Taking no chances, the American flight leader ordered six Warhawk P-40s into the air. The unknown plane was now only thirty miles east. About ten miles from the Kienow airfield, two Americans spotted the mystery plane zipping along only two hundred feet above the ground. When the Americans got close enough they were shocked, as one of the P-40 pilot radioed:
“That’s an American insignia, it’s a P-40.” The plane had been literally shot to pieces. They could make out the pilot behind the shattered glass of the windshield. His face was a mask of blood. But the P-40 was holding a steady course.
Only later would the American pilots at Kienow learn that the mysterious pilot was “Corn” Sherill. After the fall of the Philippines, “Corn” Sherill and eleven mechanics cannibalized a few aircraft to make one plane fly. “Corn” would fly one last mission and hit the enemy where it would do the most good.

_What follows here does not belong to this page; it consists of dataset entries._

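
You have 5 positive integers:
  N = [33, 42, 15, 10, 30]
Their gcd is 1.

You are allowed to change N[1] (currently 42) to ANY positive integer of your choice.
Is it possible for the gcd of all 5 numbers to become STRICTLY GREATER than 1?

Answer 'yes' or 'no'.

Answer: no

Derivation:
Current gcd = 1
gcd of all OTHER numbers (without N[1]=42): gcd([33, 15, 10, 30]) = 1
The new gcd after any change is gcd(1, new_value).
This can be at most 1.
Since 1 = old gcd 1, the gcd can only stay the same or decrease.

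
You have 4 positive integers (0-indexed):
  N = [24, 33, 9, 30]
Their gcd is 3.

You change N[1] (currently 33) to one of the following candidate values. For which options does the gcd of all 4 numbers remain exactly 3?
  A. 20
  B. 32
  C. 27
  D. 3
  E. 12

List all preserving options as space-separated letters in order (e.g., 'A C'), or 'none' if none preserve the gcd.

Old gcd = 3; gcd of others (without N[1]) = 3
New gcd for candidate v: gcd(3, v). Preserves old gcd iff gcd(3, v) = 3.
  Option A: v=20, gcd(3,20)=1 -> changes
  Option B: v=32, gcd(3,32)=1 -> changes
  Option C: v=27, gcd(3,27)=3 -> preserves
  Option D: v=3, gcd(3,3)=3 -> preserves
  Option E: v=12, gcd(3,12)=3 -> preserves

Answer: C D E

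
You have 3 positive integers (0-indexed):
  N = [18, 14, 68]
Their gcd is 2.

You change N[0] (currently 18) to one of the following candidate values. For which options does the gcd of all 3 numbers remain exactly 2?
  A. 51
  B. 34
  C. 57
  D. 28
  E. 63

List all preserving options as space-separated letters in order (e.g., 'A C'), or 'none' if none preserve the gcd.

Answer: B D

Derivation:
Old gcd = 2; gcd of others (without N[0]) = 2
New gcd for candidate v: gcd(2, v). Preserves old gcd iff gcd(2, v) = 2.
  Option A: v=51, gcd(2,51)=1 -> changes
  Option B: v=34, gcd(2,34)=2 -> preserves
  Option C: v=57, gcd(2,57)=1 -> changes
  Option D: v=28, gcd(2,28)=2 -> preserves
  Option E: v=63, gcd(2,63)=1 -> changes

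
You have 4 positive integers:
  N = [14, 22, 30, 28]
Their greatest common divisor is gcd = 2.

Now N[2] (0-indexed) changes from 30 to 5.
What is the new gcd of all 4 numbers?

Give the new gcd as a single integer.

Numbers: [14, 22, 30, 28], gcd = 2
Change: index 2, 30 -> 5
gcd of the OTHER numbers (without index 2): gcd([14, 22, 28]) = 2
New gcd = gcd(g_others, new_val) = gcd(2, 5) = 1

Answer: 1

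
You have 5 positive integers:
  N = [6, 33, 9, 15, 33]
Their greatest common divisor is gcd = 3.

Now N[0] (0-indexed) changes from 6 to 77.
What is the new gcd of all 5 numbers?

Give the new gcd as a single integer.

Numbers: [6, 33, 9, 15, 33], gcd = 3
Change: index 0, 6 -> 77
gcd of the OTHER numbers (without index 0): gcd([33, 9, 15, 33]) = 3
New gcd = gcd(g_others, new_val) = gcd(3, 77) = 1

Answer: 1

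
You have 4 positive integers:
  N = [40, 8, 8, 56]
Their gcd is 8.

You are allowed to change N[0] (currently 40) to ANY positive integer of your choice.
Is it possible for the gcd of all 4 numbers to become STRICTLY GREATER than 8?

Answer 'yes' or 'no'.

Current gcd = 8
gcd of all OTHER numbers (without N[0]=40): gcd([8, 8, 56]) = 8
The new gcd after any change is gcd(8, new_value).
This can be at most 8.
Since 8 = old gcd 8, the gcd can only stay the same or decrease.

Answer: no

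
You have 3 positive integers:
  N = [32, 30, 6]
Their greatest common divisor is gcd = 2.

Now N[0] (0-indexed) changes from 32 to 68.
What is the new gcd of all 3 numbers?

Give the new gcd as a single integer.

Answer: 2

Derivation:
Numbers: [32, 30, 6], gcd = 2
Change: index 0, 32 -> 68
gcd of the OTHER numbers (without index 0): gcd([30, 6]) = 6
New gcd = gcd(g_others, new_val) = gcd(6, 68) = 2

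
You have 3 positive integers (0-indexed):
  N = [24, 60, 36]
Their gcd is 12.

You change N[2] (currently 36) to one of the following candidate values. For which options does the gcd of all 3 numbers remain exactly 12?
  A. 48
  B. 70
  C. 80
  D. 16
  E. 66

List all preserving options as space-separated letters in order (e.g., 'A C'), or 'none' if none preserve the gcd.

Old gcd = 12; gcd of others (without N[2]) = 12
New gcd for candidate v: gcd(12, v). Preserves old gcd iff gcd(12, v) = 12.
  Option A: v=48, gcd(12,48)=12 -> preserves
  Option B: v=70, gcd(12,70)=2 -> changes
  Option C: v=80, gcd(12,80)=4 -> changes
  Option D: v=16, gcd(12,16)=4 -> changes
  Option E: v=66, gcd(12,66)=6 -> changes

Answer: A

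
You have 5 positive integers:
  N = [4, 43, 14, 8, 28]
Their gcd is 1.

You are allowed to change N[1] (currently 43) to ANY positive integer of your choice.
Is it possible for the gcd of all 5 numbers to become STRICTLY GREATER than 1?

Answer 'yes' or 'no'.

Current gcd = 1
gcd of all OTHER numbers (without N[1]=43): gcd([4, 14, 8, 28]) = 2
The new gcd after any change is gcd(2, new_value).
This can be at most 2.
Since 2 > old gcd 1, the gcd CAN increase (e.g., set N[1] = 2).

Answer: yes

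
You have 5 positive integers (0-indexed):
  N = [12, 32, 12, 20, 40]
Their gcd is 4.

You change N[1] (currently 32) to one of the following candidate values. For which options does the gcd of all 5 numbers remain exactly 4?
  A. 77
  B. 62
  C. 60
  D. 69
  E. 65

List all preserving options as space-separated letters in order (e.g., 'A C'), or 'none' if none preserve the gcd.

Old gcd = 4; gcd of others (without N[1]) = 4
New gcd for candidate v: gcd(4, v). Preserves old gcd iff gcd(4, v) = 4.
  Option A: v=77, gcd(4,77)=1 -> changes
  Option B: v=62, gcd(4,62)=2 -> changes
  Option C: v=60, gcd(4,60)=4 -> preserves
  Option D: v=69, gcd(4,69)=1 -> changes
  Option E: v=65, gcd(4,65)=1 -> changes

Answer: C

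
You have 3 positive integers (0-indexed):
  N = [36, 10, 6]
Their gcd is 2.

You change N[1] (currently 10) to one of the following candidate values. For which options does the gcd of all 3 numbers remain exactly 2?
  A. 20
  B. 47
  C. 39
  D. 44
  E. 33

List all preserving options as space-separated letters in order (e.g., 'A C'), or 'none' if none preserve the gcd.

Answer: A D

Derivation:
Old gcd = 2; gcd of others (without N[1]) = 6
New gcd for candidate v: gcd(6, v). Preserves old gcd iff gcd(6, v) = 2.
  Option A: v=20, gcd(6,20)=2 -> preserves
  Option B: v=47, gcd(6,47)=1 -> changes
  Option C: v=39, gcd(6,39)=3 -> changes
  Option D: v=44, gcd(6,44)=2 -> preserves
  Option E: v=33, gcd(6,33)=3 -> changes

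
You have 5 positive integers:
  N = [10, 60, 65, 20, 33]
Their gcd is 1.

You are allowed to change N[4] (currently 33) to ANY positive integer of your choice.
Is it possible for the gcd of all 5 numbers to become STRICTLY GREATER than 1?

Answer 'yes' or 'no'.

Answer: yes

Derivation:
Current gcd = 1
gcd of all OTHER numbers (without N[4]=33): gcd([10, 60, 65, 20]) = 5
The new gcd after any change is gcd(5, new_value).
This can be at most 5.
Since 5 > old gcd 1, the gcd CAN increase (e.g., set N[4] = 5).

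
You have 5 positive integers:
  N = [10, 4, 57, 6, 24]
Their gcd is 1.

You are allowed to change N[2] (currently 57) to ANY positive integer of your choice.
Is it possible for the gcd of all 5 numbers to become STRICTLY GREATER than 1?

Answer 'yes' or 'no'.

Current gcd = 1
gcd of all OTHER numbers (without N[2]=57): gcd([10, 4, 6, 24]) = 2
The new gcd after any change is gcd(2, new_value).
This can be at most 2.
Since 2 > old gcd 1, the gcd CAN increase (e.g., set N[2] = 2).

Answer: yes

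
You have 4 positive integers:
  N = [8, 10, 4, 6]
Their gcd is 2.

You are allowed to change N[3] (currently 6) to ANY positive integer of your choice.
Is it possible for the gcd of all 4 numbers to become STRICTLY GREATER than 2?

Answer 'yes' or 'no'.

Answer: no

Derivation:
Current gcd = 2
gcd of all OTHER numbers (without N[3]=6): gcd([8, 10, 4]) = 2
The new gcd after any change is gcd(2, new_value).
This can be at most 2.
Since 2 = old gcd 2, the gcd can only stay the same or decrease.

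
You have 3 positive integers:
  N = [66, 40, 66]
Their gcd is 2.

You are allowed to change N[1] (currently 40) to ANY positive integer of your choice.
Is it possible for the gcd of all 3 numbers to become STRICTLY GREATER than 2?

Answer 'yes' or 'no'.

Current gcd = 2
gcd of all OTHER numbers (without N[1]=40): gcd([66, 66]) = 66
The new gcd after any change is gcd(66, new_value).
This can be at most 66.
Since 66 > old gcd 2, the gcd CAN increase (e.g., set N[1] = 66).

Answer: yes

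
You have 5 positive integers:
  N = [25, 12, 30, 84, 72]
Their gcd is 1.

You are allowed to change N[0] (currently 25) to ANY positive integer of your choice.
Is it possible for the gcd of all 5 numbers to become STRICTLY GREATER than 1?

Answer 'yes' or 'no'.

Current gcd = 1
gcd of all OTHER numbers (without N[0]=25): gcd([12, 30, 84, 72]) = 6
The new gcd after any change is gcd(6, new_value).
This can be at most 6.
Since 6 > old gcd 1, the gcd CAN increase (e.g., set N[0] = 6).

Answer: yes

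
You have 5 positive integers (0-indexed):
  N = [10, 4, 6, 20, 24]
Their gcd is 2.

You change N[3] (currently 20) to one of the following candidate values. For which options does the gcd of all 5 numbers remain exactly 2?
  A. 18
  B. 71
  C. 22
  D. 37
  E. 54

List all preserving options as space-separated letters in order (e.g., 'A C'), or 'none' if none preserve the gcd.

Old gcd = 2; gcd of others (without N[3]) = 2
New gcd for candidate v: gcd(2, v). Preserves old gcd iff gcd(2, v) = 2.
  Option A: v=18, gcd(2,18)=2 -> preserves
  Option B: v=71, gcd(2,71)=1 -> changes
  Option C: v=22, gcd(2,22)=2 -> preserves
  Option D: v=37, gcd(2,37)=1 -> changes
  Option E: v=54, gcd(2,54)=2 -> preserves

Answer: A C E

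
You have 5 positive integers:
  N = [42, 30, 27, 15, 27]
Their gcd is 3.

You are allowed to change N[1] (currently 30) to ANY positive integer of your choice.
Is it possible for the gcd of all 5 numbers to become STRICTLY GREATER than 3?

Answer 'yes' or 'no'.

Current gcd = 3
gcd of all OTHER numbers (without N[1]=30): gcd([42, 27, 15, 27]) = 3
The new gcd after any change is gcd(3, new_value).
This can be at most 3.
Since 3 = old gcd 3, the gcd can only stay the same or decrease.

Answer: no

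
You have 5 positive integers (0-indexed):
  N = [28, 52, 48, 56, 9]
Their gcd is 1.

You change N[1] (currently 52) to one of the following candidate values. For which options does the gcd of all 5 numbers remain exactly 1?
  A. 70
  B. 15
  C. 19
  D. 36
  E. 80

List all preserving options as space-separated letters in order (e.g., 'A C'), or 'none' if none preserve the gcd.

Old gcd = 1; gcd of others (without N[1]) = 1
New gcd for candidate v: gcd(1, v). Preserves old gcd iff gcd(1, v) = 1.
  Option A: v=70, gcd(1,70)=1 -> preserves
  Option B: v=15, gcd(1,15)=1 -> preserves
  Option C: v=19, gcd(1,19)=1 -> preserves
  Option D: v=36, gcd(1,36)=1 -> preserves
  Option E: v=80, gcd(1,80)=1 -> preserves

Answer: A B C D E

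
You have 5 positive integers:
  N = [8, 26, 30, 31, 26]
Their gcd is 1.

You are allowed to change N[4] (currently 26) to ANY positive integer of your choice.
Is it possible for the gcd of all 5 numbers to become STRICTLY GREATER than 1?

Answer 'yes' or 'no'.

Current gcd = 1
gcd of all OTHER numbers (without N[4]=26): gcd([8, 26, 30, 31]) = 1
The new gcd after any change is gcd(1, new_value).
This can be at most 1.
Since 1 = old gcd 1, the gcd can only stay the same or decrease.

Answer: no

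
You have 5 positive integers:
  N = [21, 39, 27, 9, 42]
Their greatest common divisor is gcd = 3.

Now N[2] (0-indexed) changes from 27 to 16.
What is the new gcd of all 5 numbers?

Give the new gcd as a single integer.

Answer: 1

Derivation:
Numbers: [21, 39, 27, 9, 42], gcd = 3
Change: index 2, 27 -> 16
gcd of the OTHER numbers (without index 2): gcd([21, 39, 9, 42]) = 3
New gcd = gcd(g_others, new_val) = gcd(3, 16) = 1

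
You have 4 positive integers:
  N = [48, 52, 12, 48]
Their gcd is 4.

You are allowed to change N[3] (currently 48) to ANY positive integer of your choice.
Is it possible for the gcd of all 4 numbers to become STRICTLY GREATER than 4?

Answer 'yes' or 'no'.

Answer: no

Derivation:
Current gcd = 4
gcd of all OTHER numbers (without N[3]=48): gcd([48, 52, 12]) = 4
The new gcd after any change is gcd(4, new_value).
This can be at most 4.
Since 4 = old gcd 4, the gcd can only stay the same or decrease.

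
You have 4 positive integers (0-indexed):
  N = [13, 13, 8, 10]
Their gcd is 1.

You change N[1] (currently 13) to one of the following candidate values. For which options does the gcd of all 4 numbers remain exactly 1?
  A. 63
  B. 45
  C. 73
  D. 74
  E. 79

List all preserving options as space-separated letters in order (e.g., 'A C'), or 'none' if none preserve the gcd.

Old gcd = 1; gcd of others (without N[1]) = 1
New gcd for candidate v: gcd(1, v). Preserves old gcd iff gcd(1, v) = 1.
  Option A: v=63, gcd(1,63)=1 -> preserves
  Option B: v=45, gcd(1,45)=1 -> preserves
  Option C: v=73, gcd(1,73)=1 -> preserves
  Option D: v=74, gcd(1,74)=1 -> preserves
  Option E: v=79, gcd(1,79)=1 -> preserves

Answer: A B C D E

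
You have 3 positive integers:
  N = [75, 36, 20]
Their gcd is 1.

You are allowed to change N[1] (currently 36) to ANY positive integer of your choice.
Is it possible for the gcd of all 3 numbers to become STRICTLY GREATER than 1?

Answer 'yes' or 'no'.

Current gcd = 1
gcd of all OTHER numbers (without N[1]=36): gcd([75, 20]) = 5
The new gcd after any change is gcd(5, new_value).
This can be at most 5.
Since 5 > old gcd 1, the gcd CAN increase (e.g., set N[1] = 5).

Answer: yes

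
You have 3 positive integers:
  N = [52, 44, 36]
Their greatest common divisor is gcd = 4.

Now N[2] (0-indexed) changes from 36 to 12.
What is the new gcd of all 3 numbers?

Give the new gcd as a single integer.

Answer: 4

Derivation:
Numbers: [52, 44, 36], gcd = 4
Change: index 2, 36 -> 12
gcd of the OTHER numbers (without index 2): gcd([52, 44]) = 4
New gcd = gcd(g_others, new_val) = gcd(4, 12) = 4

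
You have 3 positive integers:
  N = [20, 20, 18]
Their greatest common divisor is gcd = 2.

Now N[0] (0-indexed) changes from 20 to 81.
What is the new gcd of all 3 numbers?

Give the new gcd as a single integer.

Numbers: [20, 20, 18], gcd = 2
Change: index 0, 20 -> 81
gcd of the OTHER numbers (without index 0): gcd([20, 18]) = 2
New gcd = gcd(g_others, new_val) = gcd(2, 81) = 1

Answer: 1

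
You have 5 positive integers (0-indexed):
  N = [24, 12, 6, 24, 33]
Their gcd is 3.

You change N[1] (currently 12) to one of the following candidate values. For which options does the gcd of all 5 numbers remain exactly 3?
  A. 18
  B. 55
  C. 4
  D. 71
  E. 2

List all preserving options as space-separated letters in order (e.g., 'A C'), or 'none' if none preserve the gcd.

Old gcd = 3; gcd of others (without N[1]) = 3
New gcd for candidate v: gcd(3, v). Preserves old gcd iff gcd(3, v) = 3.
  Option A: v=18, gcd(3,18)=3 -> preserves
  Option B: v=55, gcd(3,55)=1 -> changes
  Option C: v=4, gcd(3,4)=1 -> changes
  Option D: v=71, gcd(3,71)=1 -> changes
  Option E: v=2, gcd(3,2)=1 -> changes

Answer: A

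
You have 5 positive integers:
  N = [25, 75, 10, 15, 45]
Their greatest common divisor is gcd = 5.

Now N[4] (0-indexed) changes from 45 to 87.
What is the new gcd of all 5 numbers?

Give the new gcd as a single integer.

Answer: 1

Derivation:
Numbers: [25, 75, 10, 15, 45], gcd = 5
Change: index 4, 45 -> 87
gcd of the OTHER numbers (without index 4): gcd([25, 75, 10, 15]) = 5
New gcd = gcd(g_others, new_val) = gcd(5, 87) = 1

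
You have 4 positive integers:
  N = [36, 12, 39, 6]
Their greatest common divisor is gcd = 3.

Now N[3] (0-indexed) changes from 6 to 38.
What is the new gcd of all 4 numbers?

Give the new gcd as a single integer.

Answer: 1

Derivation:
Numbers: [36, 12, 39, 6], gcd = 3
Change: index 3, 6 -> 38
gcd of the OTHER numbers (without index 3): gcd([36, 12, 39]) = 3
New gcd = gcd(g_others, new_val) = gcd(3, 38) = 1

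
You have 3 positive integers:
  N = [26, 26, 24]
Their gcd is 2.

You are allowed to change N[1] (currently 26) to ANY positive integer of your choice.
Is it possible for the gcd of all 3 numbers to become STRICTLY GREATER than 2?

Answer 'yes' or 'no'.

Answer: no

Derivation:
Current gcd = 2
gcd of all OTHER numbers (without N[1]=26): gcd([26, 24]) = 2
The new gcd after any change is gcd(2, new_value).
This can be at most 2.
Since 2 = old gcd 2, the gcd can only stay the same or decrease.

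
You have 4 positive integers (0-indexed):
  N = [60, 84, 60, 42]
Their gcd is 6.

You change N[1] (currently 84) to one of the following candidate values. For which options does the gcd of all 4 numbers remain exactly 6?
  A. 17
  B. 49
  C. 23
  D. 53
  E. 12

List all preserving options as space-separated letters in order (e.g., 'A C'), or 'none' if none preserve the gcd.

Old gcd = 6; gcd of others (without N[1]) = 6
New gcd for candidate v: gcd(6, v). Preserves old gcd iff gcd(6, v) = 6.
  Option A: v=17, gcd(6,17)=1 -> changes
  Option B: v=49, gcd(6,49)=1 -> changes
  Option C: v=23, gcd(6,23)=1 -> changes
  Option D: v=53, gcd(6,53)=1 -> changes
  Option E: v=12, gcd(6,12)=6 -> preserves

Answer: E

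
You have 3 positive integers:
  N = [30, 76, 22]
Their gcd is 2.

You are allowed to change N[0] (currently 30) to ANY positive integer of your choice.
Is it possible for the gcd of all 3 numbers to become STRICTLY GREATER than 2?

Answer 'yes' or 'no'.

Answer: no

Derivation:
Current gcd = 2
gcd of all OTHER numbers (without N[0]=30): gcd([76, 22]) = 2
The new gcd after any change is gcd(2, new_value).
This can be at most 2.
Since 2 = old gcd 2, the gcd can only stay the same or decrease.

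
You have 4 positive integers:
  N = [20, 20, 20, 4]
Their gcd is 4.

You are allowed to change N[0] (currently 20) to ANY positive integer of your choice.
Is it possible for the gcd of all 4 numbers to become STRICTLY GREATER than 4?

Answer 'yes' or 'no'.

Current gcd = 4
gcd of all OTHER numbers (without N[0]=20): gcd([20, 20, 4]) = 4
The new gcd after any change is gcd(4, new_value).
This can be at most 4.
Since 4 = old gcd 4, the gcd can only stay the same or decrease.

Answer: no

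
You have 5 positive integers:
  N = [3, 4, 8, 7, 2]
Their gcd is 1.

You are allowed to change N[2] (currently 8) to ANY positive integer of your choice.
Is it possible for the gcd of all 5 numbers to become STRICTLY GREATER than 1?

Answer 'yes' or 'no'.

Current gcd = 1
gcd of all OTHER numbers (without N[2]=8): gcd([3, 4, 7, 2]) = 1
The new gcd after any change is gcd(1, new_value).
This can be at most 1.
Since 1 = old gcd 1, the gcd can only stay the same or decrease.

Answer: no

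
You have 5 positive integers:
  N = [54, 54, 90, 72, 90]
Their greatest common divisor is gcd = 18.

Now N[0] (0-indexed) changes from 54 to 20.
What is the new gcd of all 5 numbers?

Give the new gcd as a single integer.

Numbers: [54, 54, 90, 72, 90], gcd = 18
Change: index 0, 54 -> 20
gcd of the OTHER numbers (without index 0): gcd([54, 90, 72, 90]) = 18
New gcd = gcd(g_others, new_val) = gcd(18, 20) = 2

Answer: 2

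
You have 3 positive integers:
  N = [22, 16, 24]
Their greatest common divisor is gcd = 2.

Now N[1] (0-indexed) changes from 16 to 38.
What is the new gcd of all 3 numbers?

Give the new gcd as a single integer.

Numbers: [22, 16, 24], gcd = 2
Change: index 1, 16 -> 38
gcd of the OTHER numbers (without index 1): gcd([22, 24]) = 2
New gcd = gcd(g_others, new_val) = gcd(2, 38) = 2

Answer: 2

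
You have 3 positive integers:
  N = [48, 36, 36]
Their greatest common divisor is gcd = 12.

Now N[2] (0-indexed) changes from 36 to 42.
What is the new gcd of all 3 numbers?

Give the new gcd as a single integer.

Numbers: [48, 36, 36], gcd = 12
Change: index 2, 36 -> 42
gcd of the OTHER numbers (without index 2): gcd([48, 36]) = 12
New gcd = gcd(g_others, new_val) = gcd(12, 42) = 6

Answer: 6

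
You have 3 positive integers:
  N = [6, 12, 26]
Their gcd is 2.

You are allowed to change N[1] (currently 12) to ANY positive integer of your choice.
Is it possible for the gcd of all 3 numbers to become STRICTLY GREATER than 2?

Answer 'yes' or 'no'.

Answer: no

Derivation:
Current gcd = 2
gcd of all OTHER numbers (without N[1]=12): gcd([6, 26]) = 2
The new gcd after any change is gcd(2, new_value).
This can be at most 2.
Since 2 = old gcd 2, the gcd can only stay the same or decrease.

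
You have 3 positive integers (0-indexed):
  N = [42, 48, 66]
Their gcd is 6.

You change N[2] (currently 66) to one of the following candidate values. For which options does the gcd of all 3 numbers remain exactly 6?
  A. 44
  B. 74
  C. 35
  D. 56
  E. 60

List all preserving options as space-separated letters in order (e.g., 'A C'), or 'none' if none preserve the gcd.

Answer: E

Derivation:
Old gcd = 6; gcd of others (without N[2]) = 6
New gcd for candidate v: gcd(6, v). Preserves old gcd iff gcd(6, v) = 6.
  Option A: v=44, gcd(6,44)=2 -> changes
  Option B: v=74, gcd(6,74)=2 -> changes
  Option C: v=35, gcd(6,35)=1 -> changes
  Option D: v=56, gcd(6,56)=2 -> changes
  Option E: v=60, gcd(6,60)=6 -> preserves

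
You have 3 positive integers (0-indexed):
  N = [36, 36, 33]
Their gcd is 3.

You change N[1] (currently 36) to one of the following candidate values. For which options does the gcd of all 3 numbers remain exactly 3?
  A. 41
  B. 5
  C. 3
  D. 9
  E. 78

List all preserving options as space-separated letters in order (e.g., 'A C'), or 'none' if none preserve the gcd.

Old gcd = 3; gcd of others (without N[1]) = 3
New gcd for candidate v: gcd(3, v). Preserves old gcd iff gcd(3, v) = 3.
  Option A: v=41, gcd(3,41)=1 -> changes
  Option B: v=5, gcd(3,5)=1 -> changes
  Option C: v=3, gcd(3,3)=3 -> preserves
  Option D: v=9, gcd(3,9)=3 -> preserves
  Option E: v=78, gcd(3,78)=3 -> preserves

Answer: C D E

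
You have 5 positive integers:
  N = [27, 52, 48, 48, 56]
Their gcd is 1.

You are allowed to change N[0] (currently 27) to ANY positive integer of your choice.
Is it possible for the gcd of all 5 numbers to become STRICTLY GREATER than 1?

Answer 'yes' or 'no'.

Answer: yes

Derivation:
Current gcd = 1
gcd of all OTHER numbers (without N[0]=27): gcd([52, 48, 48, 56]) = 4
The new gcd after any change is gcd(4, new_value).
This can be at most 4.
Since 4 > old gcd 1, the gcd CAN increase (e.g., set N[0] = 4).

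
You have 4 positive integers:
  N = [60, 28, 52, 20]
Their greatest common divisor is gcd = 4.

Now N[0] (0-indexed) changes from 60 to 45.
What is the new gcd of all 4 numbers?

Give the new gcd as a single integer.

Answer: 1

Derivation:
Numbers: [60, 28, 52, 20], gcd = 4
Change: index 0, 60 -> 45
gcd of the OTHER numbers (without index 0): gcd([28, 52, 20]) = 4
New gcd = gcd(g_others, new_val) = gcd(4, 45) = 1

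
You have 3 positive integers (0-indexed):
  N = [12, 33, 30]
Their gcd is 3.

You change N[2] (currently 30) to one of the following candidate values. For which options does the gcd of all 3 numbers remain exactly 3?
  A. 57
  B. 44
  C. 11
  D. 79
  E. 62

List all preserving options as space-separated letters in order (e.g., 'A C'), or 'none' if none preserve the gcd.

Old gcd = 3; gcd of others (without N[2]) = 3
New gcd for candidate v: gcd(3, v). Preserves old gcd iff gcd(3, v) = 3.
  Option A: v=57, gcd(3,57)=3 -> preserves
  Option B: v=44, gcd(3,44)=1 -> changes
  Option C: v=11, gcd(3,11)=1 -> changes
  Option D: v=79, gcd(3,79)=1 -> changes
  Option E: v=62, gcd(3,62)=1 -> changes

Answer: A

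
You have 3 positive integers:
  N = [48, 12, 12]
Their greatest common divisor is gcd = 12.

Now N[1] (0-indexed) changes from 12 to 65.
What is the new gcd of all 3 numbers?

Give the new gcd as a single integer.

Numbers: [48, 12, 12], gcd = 12
Change: index 1, 12 -> 65
gcd of the OTHER numbers (without index 1): gcd([48, 12]) = 12
New gcd = gcd(g_others, new_val) = gcd(12, 65) = 1

Answer: 1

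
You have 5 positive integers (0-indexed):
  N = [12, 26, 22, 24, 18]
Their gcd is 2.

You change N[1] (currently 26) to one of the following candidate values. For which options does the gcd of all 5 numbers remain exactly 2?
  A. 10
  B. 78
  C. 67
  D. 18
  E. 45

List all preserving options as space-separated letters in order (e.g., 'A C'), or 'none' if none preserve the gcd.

Old gcd = 2; gcd of others (without N[1]) = 2
New gcd for candidate v: gcd(2, v). Preserves old gcd iff gcd(2, v) = 2.
  Option A: v=10, gcd(2,10)=2 -> preserves
  Option B: v=78, gcd(2,78)=2 -> preserves
  Option C: v=67, gcd(2,67)=1 -> changes
  Option D: v=18, gcd(2,18)=2 -> preserves
  Option E: v=45, gcd(2,45)=1 -> changes

Answer: A B D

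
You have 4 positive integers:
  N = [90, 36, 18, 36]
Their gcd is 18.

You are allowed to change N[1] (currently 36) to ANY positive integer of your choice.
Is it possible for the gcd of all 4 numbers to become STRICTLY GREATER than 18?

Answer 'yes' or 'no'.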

“Corn” would fly 250 miles, with the extra fuel tanks and hit the Japanese at Formosa. There was no real defense there, for it was too far into enemy ground. The lone American zoomed in and fired burst after burst against the juicy targets. Soon, enemy plane after plane were burning and exploding.
Within minutes, Japanese Zero, buzzing around him like angry bees poured scores of rounds into “Corn’s” already battered plane.
Then the P-40 zipped up into the clouds and set a course for Kienow. Badly wounded, “Corn” was flying by the seat of his pants. When the American Flying Tigers found him, “Corn” was dead. He had died somewhere between Formosa and Kienow. The plane was flying, perhaps, by bracing the stick between his knees, the P-40 continued on course, but flown by a dead man, a phantom pilot.
As the rest of the scrambled Flying Tigers were at the side of the dead pilot and crippled P-40, the plane plunged to the ground and exploded.